How to notate the universal quantifier when applied to an equation?

Question

So I have an equation with infinite regular solutions. Let's say this equation is $$\sin^{-1}(0)=\pi n$$ where $n$ is any integer. How do I express this formally using the universal quantifier?

Do I say

1. $\forall n\in\mathbb Z: \sin^{-1}(0)=\pi n$
2. $\sin^{-1}(0)=\forall n\in\mathbb Z:\pi n$
3. $\sin^{-1}(0)=\pi n, \forall n\in\mathbb Z$

Or is there a more aesthetic way to express this?

In other words, by convention, where am I supposed to put the universal quantifier when an equality sign is involved?

Answer 1

Using natural language (like you did in the first paragraph of your question) is a very common, and in many cases, the preferred way of writing a quantification.

But there are occasions where using symbols is preferable.
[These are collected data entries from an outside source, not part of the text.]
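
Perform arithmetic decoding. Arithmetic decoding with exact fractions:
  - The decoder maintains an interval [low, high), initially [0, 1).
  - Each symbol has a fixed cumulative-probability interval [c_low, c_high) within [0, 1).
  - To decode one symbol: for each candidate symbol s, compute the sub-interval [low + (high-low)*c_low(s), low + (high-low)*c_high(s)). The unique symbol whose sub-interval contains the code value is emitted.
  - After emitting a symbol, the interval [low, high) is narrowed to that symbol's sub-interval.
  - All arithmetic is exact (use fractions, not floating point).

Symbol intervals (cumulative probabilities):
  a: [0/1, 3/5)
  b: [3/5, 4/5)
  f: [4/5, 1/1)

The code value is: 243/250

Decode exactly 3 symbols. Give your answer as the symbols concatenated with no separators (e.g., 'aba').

Step 1: interval [0/1, 1/1), width = 1/1 - 0/1 = 1/1
  'a': [0/1 + 1/1*0/1, 0/1 + 1/1*3/5) = [0/1, 3/5)
  'b': [0/1 + 1/1*3/5, 0/1 + 1/1*4/5) = [3/5, 4/5)
  'f': [0/1 + 1/1*4/5, 0/1 + 1/1*1/1) = [4/5, 1/1) <- contains code 243/250
  emit 'f', narrow to [4/5, 1/1)
Step 2: interval [4/5, 1/1), width = 1/1 - 4/5 = 1/5
  'a': [4/5 + 1/5*0/1, 4/5 + 1/5*3/5) = [4/5, 23/25)
  'b': [4/5 + 1/5*3/5, 4/5 + 1/5*4/5) = [23/25, 24/25)
  'f': [4/5 + 1/5*4/5, 4/5 + 1/5*1/1) = [24/25, 1/1) <- contains code 243/250
  emit 'f', narrow to [24/25, 1/1)
Step 3: interval [24/25, 1/1), width = 1/1 - 24/25 = 1/25
  'a': [24/25 + 1/25*0/1, 24/25 + 1/25*3/5) = [24/25, 123/125) <- contains code 243/250
  'b': [24/25 + 1/25*3/5, 24/25 + 1/25*4/5) = [123/125, 124/125)
  'f': [24/25 + 1/25*4/5, 24/25 + 1/25*1/1) = [124/125, 1/1)
  emit 'a', narrow to [24/25, 123/125)

Answer: ffa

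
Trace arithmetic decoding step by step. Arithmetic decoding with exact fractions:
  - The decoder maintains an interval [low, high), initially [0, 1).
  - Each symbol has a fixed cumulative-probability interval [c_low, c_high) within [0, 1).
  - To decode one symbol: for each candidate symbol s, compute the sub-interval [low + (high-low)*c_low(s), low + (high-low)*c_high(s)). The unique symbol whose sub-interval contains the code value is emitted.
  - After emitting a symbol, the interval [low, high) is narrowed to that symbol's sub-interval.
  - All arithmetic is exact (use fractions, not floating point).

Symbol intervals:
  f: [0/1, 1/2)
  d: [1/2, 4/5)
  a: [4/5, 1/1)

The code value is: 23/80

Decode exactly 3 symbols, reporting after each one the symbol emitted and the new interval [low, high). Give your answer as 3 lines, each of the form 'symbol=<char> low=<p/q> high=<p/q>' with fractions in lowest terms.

Step 1: interval [0/1, 1/1), width = 1/1 - 0/1 = 1/1
  'f': [0/1 + 1/1*0/1, 0/1 + 1/1*1/2) = [0/1, 1/2) <- contains code 23/80
  'd': [0/1 + 1/1*1/2, 0/1 + 1/1*4/5) = [1/2, 4/5)
  'a': [0/1 + 1/1*4/5, 0/1 + 1/1*1/1) = [4/5, 1/1)
  emit 'f', narrow to [0/1, 1/2)
Step 2: interval [0/1, 1/2), width = 1/2 - 0/1 = 1/2
  'f': [0/1 + 1/2*0/1, 0/1 + 1/2*1/2) = [0/1, 1/4)
  'd': [0/1 + 1/2*1/2, 0/1 + 1/2*4/5) = [1/4, 2/5) <- contains code 23/80
  'a': [0/1 + 1/2*4/5, 0/1 + 1/2*1/1) = [2/5, 1/2)
  emit 'd', narrow to [1/4, 2/5)
Step 3: interval [1/4, 2/5), width = 2/5 - 1/4 = 3/20
  'f': [1/4 + 3/20*0/1, 1/4 + 3/20*1/2) = [1/4, 13/40) <- contains code 23/80
  'd': [1/4 + 3/20*1/2, 1/4 + 3/20*4/5) = [13/40, 37/100)
  'a': [1/4 + 3/20*4/5, 1/4 + 3/20*1/1) = [37/100, 2/5)
  emit 'f', narrow to [1/4, 13/40)

Answer: symbol=f low=0/1 high=1/2
symbol=d low=1/4 high=2/5
symbol=f low=1/4 high=13/40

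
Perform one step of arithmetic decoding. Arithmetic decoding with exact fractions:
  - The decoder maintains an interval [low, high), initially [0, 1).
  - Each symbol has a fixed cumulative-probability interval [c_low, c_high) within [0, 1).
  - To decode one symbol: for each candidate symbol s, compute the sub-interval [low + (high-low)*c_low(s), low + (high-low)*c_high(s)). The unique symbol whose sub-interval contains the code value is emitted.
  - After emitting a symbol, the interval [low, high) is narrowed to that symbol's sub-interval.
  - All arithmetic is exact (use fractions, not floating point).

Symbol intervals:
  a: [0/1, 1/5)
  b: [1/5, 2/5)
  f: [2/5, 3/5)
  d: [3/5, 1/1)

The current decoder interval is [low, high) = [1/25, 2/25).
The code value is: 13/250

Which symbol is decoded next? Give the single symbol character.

Interval width = high − low = 2/25 − 1/25 = 1/25
Scaled code = (code − low) / width = (13/250 − 1/25) / 1/25 = 3/10
  a: [0/1, 1/5) 
  b: [1/5, 2/5) ← scaled code falls here ✓
  f: [2/5, 3/5) 
  d: [3/5, 1/1) 

Answer: b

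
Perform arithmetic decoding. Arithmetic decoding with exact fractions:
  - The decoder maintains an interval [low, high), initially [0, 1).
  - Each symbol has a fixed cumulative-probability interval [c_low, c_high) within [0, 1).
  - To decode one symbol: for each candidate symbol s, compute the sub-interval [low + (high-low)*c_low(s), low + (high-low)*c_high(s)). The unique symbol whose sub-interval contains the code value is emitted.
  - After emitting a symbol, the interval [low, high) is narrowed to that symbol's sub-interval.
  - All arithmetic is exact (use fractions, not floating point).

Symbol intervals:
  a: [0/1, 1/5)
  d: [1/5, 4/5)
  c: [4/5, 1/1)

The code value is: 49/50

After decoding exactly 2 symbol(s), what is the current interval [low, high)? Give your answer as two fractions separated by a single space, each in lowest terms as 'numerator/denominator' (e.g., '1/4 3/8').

Step 1: interval [0/1, 1/1), width = 1/1 - 0/1 = 1/1
  'a': [0/1 + 1/1*0/1, 0/1 + 1/1*1/5) = [0/1, 1/5)
  'd': [0/1 + 1/1*1/5, 0/1 + 1/1*4/5) = [1/5, 4/5)
  'c': [0/1 + 1/1*4/5, 0/1 + 1/1*1/1) = [4/5, 1/1) <- contains code 49/50
  emit 'c', narrow to [4/5, 1/1)
Step 2: interval [4/5, 1/1), width = 1/1 - 4/5 = 1/5
  'a': [4/5 + 1/5*0/1, 4/5 + 1/5*1/5) = [4/5, 21/25)
  'd': [4/5 + 1/5*1/5, 4/5 + 1/5*4/5) = [21/25, 24/25)
  'c': [4/5 + 1/5*4/5, 4/5 + 1/5*1/1) = [24/25, 1/1) <- contains code 49/50
  emit 'c', narrow to [24/25, 1/1)

Answer: 24/25 1/1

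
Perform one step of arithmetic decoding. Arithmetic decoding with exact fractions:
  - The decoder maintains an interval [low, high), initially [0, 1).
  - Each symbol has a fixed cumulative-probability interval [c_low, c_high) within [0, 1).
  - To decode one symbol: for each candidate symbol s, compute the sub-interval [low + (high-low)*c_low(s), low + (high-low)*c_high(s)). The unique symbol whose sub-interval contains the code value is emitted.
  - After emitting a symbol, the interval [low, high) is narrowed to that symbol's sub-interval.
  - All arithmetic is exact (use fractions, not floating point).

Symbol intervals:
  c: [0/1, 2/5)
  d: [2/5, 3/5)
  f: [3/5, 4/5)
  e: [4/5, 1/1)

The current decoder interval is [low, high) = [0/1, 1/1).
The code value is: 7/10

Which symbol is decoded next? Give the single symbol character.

Interval width = high − low = 1/1 − 0/1 = 1/1
Scaled code = (code − low) / width = (7/10 − 0/1) / 1/1 = 7/10
  c: [0/1, 2/5) 
  d: [2/5, 3/5) 
  f: [3/5, 4/5) ← scaled code falls here ✓
  e: [4/5, 1/1) 

Answer: f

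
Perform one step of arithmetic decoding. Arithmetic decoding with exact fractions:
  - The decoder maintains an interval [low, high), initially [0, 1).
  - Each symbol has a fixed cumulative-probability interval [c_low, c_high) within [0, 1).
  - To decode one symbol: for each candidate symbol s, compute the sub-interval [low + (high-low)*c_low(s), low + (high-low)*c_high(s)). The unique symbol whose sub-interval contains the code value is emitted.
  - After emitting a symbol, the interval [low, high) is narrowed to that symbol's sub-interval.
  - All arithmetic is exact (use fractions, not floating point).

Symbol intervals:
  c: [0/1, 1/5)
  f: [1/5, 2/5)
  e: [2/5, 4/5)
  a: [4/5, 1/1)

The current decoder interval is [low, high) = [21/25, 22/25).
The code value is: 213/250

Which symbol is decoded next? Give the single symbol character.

Interval width = high − low = 22/25 − 21/25 = 1/25
Scaled code = (code − low) / width = (213/250 − 21/25) / 1/25 = 3/10
  c: [0/1, 1/5) 
  f: [1/5, 2/5) ← scaled code falls here ✓
  e: [2/5, 4/5) 
  a: [4/5, 1/1) 

Answer: f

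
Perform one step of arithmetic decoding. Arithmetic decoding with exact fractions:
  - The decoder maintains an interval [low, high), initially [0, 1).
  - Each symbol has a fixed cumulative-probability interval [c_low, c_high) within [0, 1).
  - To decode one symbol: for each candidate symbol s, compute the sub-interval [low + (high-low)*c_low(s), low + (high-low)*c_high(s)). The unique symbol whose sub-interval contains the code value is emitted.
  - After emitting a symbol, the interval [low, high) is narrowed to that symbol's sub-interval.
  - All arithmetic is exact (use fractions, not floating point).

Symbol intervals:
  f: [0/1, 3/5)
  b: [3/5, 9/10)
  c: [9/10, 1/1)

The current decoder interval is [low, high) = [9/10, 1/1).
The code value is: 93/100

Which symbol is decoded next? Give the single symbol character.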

Formal definitions of formulas usually dictate that the quantifier must come first, i.e. $$ \forall x \in X: f(x) = g(x). $$ If you work with formulas in logic or model theory, this is the only way.

Outside of this context, it can be more pleasant to put the formula up-front, and most people would find $$ f(x) = g(x) \qquad \forall x \in X $$ acceptable as well. It is generally a bad idea to mix quantifiers before and after the formula, though, because there is no convention in which order they apply (and $\forall$ and $\exists$ cannot be interchanged in general).

Your second option really makes no sense at all because it looks like $\sin^{-1}(0)$ is somehow equal to the “statement” $\forall n \in \mathbb Z : \pi n$ (which isn’t even a statement because $\pi n$ isn’t).

Answer 2

$$\sin(x)=0\iff\exists\ n\in\mathbb Z:x=n\pi.$$

Answer 3

$$\sin^{-1}(0)=\pi n$$ where $n$ is any integer

1. If you accept that $\sin^{-1}(0)$ is just the single value $0$ (as pointed out in the comments), then technically $$\forall n{\in}\mathbb Z\:\:\sin^{-1}(0)=\pi n$$ is false, but $$\exists n{\in}\mathbb Z\:\:\sin^{-1}(0)=\pi n$$ is true.

2. Both these statements (which I think you, in trying to convey that every integer multiple of $\pi$ is a solution of $\sin\theta,$ actually meant) are false!
   $$\forall\theta{\in}\mathbb R\,\Big(\quad\forall n{\in}\mathbb Z\quad \big(\sin\theta=0 \implies \theta=\pi n\big)\quad\Big)$$

   $$\forall\theta{\in}\mathbb R\,\Big(\quad\sin\theta=0 \implies \big(\forall n{\in}\mathbb Z\quad\theta=\pi n\big)\quad\Big)$$

3. These statements are all true (the last one vacuously true): $$\forall\theta{\in}\mathbb R\,\Big(\quad\exists n{\in}\mathbb Z\quad \big(\sin\theta=0 \iff \theta=\pi n\big)\quad\Big)$$

   $$\forall\theta{\in}\mathbb R\,\Big(\quad\sin\theta=0 \iff \big(\exists n{\in}\mathbb Z\quad\theta=\pi n\big)\quad\Big)$$

   $$\forall\theta{\in}\mathbb R\,\Big(\quad\forall n{\in}\mathbb Z\quad \big(\theta=\pi n \implies \sin\theta=0\big)\quad\Big)$$

   $$\forall\theta{\in}\mathbb R\,\Big(\quad\big(\forall n{\in}\mathbb Z\quad\theta=\pi n\big) \implies \sin\theta=0\quad\Big)$$

1. $\forall n\in\mathbb Z: \sin^{-1}(0)=\pi n$

The colon (“such that”) is, at best, unnecessary.

2. $\sin^{-1}(0)=\forall n\in\mathbb Z:\pi n$

Syntactically very wrong.

3. $\sin^{-1}(0)=\pi n, \forall n\in\mathbb Z$

Syntactically wrong because in symbolic logic, quantifiers are always in front of the formula. Even in natural language (e.g., English), when there are multiple quantifiers, placing one or all of them behind the formula is called hanging the quantifier; to prevent scope ambiguities, avoid this practice.